Think of the RAGS as having actual physical weight. Say each letter carries a weight of ten pounds. That equals forty extra pounds of weight that you’re lugging around all day, every day. If you carried around a backpack filled with forty pounds of bricks, you’d tire yourself out within an hour or two.
That weight is not just physically harming you. It’s also mentally exhausting. Rid yourself of those heavy RAGS through forgiveness. Remember that everyone makes mistakes; it’s a natural part of life. The next time someone cuts in front of you in the grocery store line, let it go. The resentment over their mistake is not worth the emotional upheaval.

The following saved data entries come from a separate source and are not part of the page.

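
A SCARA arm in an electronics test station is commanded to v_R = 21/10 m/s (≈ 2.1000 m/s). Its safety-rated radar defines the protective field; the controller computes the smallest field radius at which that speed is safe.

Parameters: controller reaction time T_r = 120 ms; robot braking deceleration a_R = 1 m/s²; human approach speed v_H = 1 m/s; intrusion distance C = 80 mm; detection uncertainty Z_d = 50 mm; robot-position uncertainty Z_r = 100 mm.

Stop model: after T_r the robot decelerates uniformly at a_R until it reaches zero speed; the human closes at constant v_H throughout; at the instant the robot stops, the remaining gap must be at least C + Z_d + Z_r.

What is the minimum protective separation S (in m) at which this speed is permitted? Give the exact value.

T_s = v_R/a_R = (21/10)/1 = 2.1000 s
reaction-phase robot travel = 2.1000·0.1200 = 0.2520 m
braking distance = 2.1000²/(2·1.0000) = 2.2050 m
human closes 1.0000·2.2200 = 2.2200 m
residual clearance needed = 0.0800+0.0500+0.1000 = 0.2300 m
S_min ≈ 0.2520+2.2050+2.2200+0.2300  ⇒  S_min = 4907/1000 m

S_min = 4907/1000 m = 4.9070 m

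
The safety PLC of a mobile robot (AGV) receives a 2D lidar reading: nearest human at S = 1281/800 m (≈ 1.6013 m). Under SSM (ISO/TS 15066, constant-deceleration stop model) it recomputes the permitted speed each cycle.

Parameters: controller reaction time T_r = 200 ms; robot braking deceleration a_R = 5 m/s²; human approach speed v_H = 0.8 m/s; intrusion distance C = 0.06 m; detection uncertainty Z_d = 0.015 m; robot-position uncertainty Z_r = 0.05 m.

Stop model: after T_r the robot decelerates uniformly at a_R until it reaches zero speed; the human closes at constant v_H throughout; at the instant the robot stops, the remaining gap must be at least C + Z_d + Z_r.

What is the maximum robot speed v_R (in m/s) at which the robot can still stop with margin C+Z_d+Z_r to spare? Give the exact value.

v_R_max = 9/4 m/s = 2.2500 m/s

quadratic (1/10)·v² + (9/25)·v + (-1053/800) = 0
  disc = (9/25)² − 4·(1/10)·(-1053/800) = 6561/10000 ; √disc = 81/100
  v_R = (−(9/25) + 81/100) / (2·(1/10)) = 9/4 m/s
check:
stop time T_s = (9/4)/5 = 0.4500 s
robot covers v_R·T_r = 2.2500·0.2000 = 0.4500 m before braking
robot covers 2.2500·0.4500 − ½·5.0000·0.4500² = 0.5062 m while stopping
human over T_r+T_s: 0.8000·(0.2000+0.4500) = 0.5200 m
margins: 0.0600+0.0150+0.0500 = 0.1250 m
sum ≈ 0.4500+0.5062+0.5200+0.1250 ≈ 1.6013 m = S ✓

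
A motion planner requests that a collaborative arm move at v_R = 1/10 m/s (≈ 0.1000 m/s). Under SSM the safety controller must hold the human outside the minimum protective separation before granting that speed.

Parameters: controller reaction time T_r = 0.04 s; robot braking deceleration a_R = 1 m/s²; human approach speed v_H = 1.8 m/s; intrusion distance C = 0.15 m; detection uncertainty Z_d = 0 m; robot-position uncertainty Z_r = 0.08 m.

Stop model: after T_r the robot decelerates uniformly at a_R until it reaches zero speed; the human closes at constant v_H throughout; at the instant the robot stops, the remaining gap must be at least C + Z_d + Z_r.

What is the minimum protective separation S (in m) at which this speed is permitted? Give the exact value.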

Most of all, work on self-forgiveness. You also deserve this kindness. You might need to forgive yourself in front of the mirror saying the words aloud, or you might need to write yourself a letter of forgiveness. However you choose to forgive yourself, you must mean it wholeheartedly. This is the core of most outpatient programs.
Follow up by writing a mantra every day to remind yourself that you are a person of value who deserves forgiveness. Some good examples of mantras are:
- “I am an addict, but I won’t be ashamed of my past.”
- “My guilt will not dictate the course of my life.”
- “I will let go of all my anger today, and I forgive those who wronged me in the past.”
- “I am strong enough to release my resentments towards myself and others.”
- “I am a strong person. I am a survivor. I deserve recovery and all the gifts that life has to offer.”
- “My past will remind me, but I won’t allow it to define me.”
After you’ve written these mantras, share them with others in recovery. Write them for and to each other after you are comfortable with each other. Work hard to shed the dead weight of those heavy RAGS.
Once you’ve accepted an apology, don’t hold grudges, especially against yourself! Only gratitude and forgiveness can help you grow as you recover. This will help you feel better emotionally. Remember that gratitude and forgiveness will be critical steps to making yourself sober again.